Peg Dameron, also an early Chicago Bunny, parlayed her expertise into a successful training school for cocktail waitresses in California's Orange County. Boston's Beverly Veseleny has been a detective on that city's police force for nearly eight years; since passing the bar in 1977, she has also become assistant legal counsel to the Boston police commissioner. One of Chicago's first Bunnies, Carole Martin, now runs, with her husband, Chuck Gold, the stables at Playboy's Lake Geneva Resort and Country Club. In the nearby town of Lake Geneva, Wisconsin, ex-Bunny Dana Montana has executed the ultimate role reversal: She owns the Sugar Shack, a night club featuring male go-go dancers.
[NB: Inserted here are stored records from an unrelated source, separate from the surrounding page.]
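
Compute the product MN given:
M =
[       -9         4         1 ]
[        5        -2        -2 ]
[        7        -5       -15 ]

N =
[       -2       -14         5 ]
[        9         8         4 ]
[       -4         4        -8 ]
MN =
[       50       162       -37 ]
[      -20       -94        33 ]
[        1      -198       135 ]

Matrix multiplication: (MN)[i][j] = sum over k of M[i][k] * N[k][j].
  (MN)[0][0] = (-9)*(-2) + (4)*(9) + (1)*(-4) = 50
  (MN)[0][1] = (-9)*(-14) + (4)*(8) + (1)*(4) = 162
  (MN)[0][2] = (-9)*(5) + (4)*(4) + (1)*(-8) = -37
  (MN)[1][0] = (5)*(-2) + (-2)*(9) + (-2)*(-4) = -20
  (MN)[1][1] = (5)*(-14) + (-2)*(8) + (-2)*(4) = -94
  (MN)[1][2] = (5)*(5) + (-2)*(4) + (-2)*(-8) = 33
  (MN)[2][0] = (7)*(-2) + (-5)*(9) + (-15)*(-4) = 1
  (MN)[2][1] = (7)*(-14) + (-5)*(8) + (-15)*(4) = -198
  (MN)[2][2] = (7)*(5) + (-5)*(4) + (-15)*(-8) = 135
MN =
[       50       162       -37 ]
[      -20       -94        33 ]
[        1      -198       135 ]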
Male strippers are probably the one form of entertainment Playboy Clubs haven't offered over the years. The moment the Clubs began expanding beyond Chicago -- first to Miami and New Orleans, later to other cities, with a current total of 19 -- they began to acquire a reputation as incubators of talent. As early as 1961, a Variety headline predicted Playboy was about to become the "BIGGEST VAUDE LOOP SINCE RKO."


Astrid Schulz (Miss September 1964) has her cuffs autographed by Beatle George Harrison in the Los Angeles Club as Apple recording artist Jackie Lomax looks on.
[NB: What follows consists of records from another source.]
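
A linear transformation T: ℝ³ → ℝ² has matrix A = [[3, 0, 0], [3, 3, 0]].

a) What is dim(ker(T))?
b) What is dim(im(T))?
dim(ker) = 1, dim(im) = 2

The two rows are not scalar multiples of one another (no single k satisfies row 2 = k × row 1), so they are linearly independent.
Thus rank(A) = 2.
dim(im(T)) = rank(A) = 2.
By the rank-nullity theorem applied to T: ℝ³ → ℝ², rank(A) + nullity(A) = 3 (the domain dimension), so dim(ker(T)) = 3 - 2 = 1.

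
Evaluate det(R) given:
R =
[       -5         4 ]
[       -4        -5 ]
det(R) = 41

For a 2×2 matrix [[a, b], [c, d]], det = a*d - b*c.
det(R) = (-5)*(-5) - (4)*(-4) = 25 + 16 = 41.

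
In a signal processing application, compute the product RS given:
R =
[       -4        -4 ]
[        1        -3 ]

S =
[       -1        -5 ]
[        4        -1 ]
RS =
[      -12        24 ]
[      -13        -2 ]

Matrix multiplication: (RS)[i][j] = sum over k of R[i][k] * S[k][j].
  (RS)[0][0] = (-4)*(-1) + (-4)*(4) = -12
  (RS)[0][1] = (-4)*(-5) + (-4)*(-1) = 24
  (RS)[1][0] = (1)*(-1) + (-3)*(4) = -13
  (RS)[1][1] = (1)*(-5) + (-3)*(-1) = -2
RS =
[      -12        24 ]
[      -13        -2 ]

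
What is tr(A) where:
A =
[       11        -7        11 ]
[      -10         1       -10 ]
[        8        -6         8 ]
tr(A) = 11 + 1 + 8 = 20

The trace of a square matrix is the sum of its diagonal entries.
Diagonal entries of A: A[0][0] = 11, A[1][1] = 1, A[2][2] = 8.
tr(A) = 11 + 1 + 8 = 20.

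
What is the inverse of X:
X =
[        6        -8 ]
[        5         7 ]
det(X) = 82
X⁻¹ =
[     7/82      4/41 ]
[    -5/82      3/41 ]

For a 2×2 matrix X = [[a, b], [c, d]] with det(X) ≠ 0, X⁻¹ = (1/det(X)) * [[d, -b], [-c, a]].
det(X) = (6)*(7) - (-8)*(5) = 42 + 40 = 82.
X⁻¹ = (1/82) * [[7, 8], [-5, 6]].
Dividing each entry by 82 and reducing:
X⁻¹ =
[     7/82      4/41 ]
[    -5/82      3/41 ]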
The first nationally known talent to get his big break at Playboy was comic Dick Gregory, whose January 1961 appearance in the Chicago hutch set him on the road to stardom. Gregory, like Slappy White, Nipsey Russell, Redd Foxx and George Kirby, who followed him to the Playboy circuit, had been limited previously to working what were then known as "Negro night clubs." Not too long before, in fact, Gregory had been earning ten dollars a night at the Club Esquire on Chicago's South Side. His Playboy debut, which started out to be a one-night fill-in, stretched to a five-week engagement and a "Time" story that noted that he was "just getting started on what may be one of the more significant careers in American show business."

A check back into Playboy records reveals an amazing variety of entertainers who got their start -- or at least an important career boost -- at Playboy. Professor Irwin Corey, the World's Foremost Authority, opened in Chicago in June 1960 and went on to play almost everywhere. Damita Jo headlined at the Los Angeles, New York, Kansas City, Chicago, St. Louis, Detroit and Cincinnati Clubs early on. Impressionist Rich Little was booked in Miami in 1964, political satirist Mark Russell in New Orleans in 1965. Singers Adam Wade, Johnny Janis, Lana Cantrell and even Billy Dee Williams (described in a January 1962 Playboy press release as a "rising young vocalist" toward the bottom of a bill headlined by Homer & Jethro) took early steps to stardom at Playboy. Everybody knows Williams in his latest incarnation as Lando Calrissian in "The Empire Strikes Back," sequel to "Star Wars"; few know that Nichelle Nichols, who plays Lieutenant Uhura in both TV and movie versions of "Star Trek," was also a 1961 Playboy attraction. Oddly enough, Nichelle had played in a short-lived musical satire on Playboy, "Kicks & Co."; in its first-night audience was one Hugh M. Hefner, who immediately booked Nichols into the Chicago Club.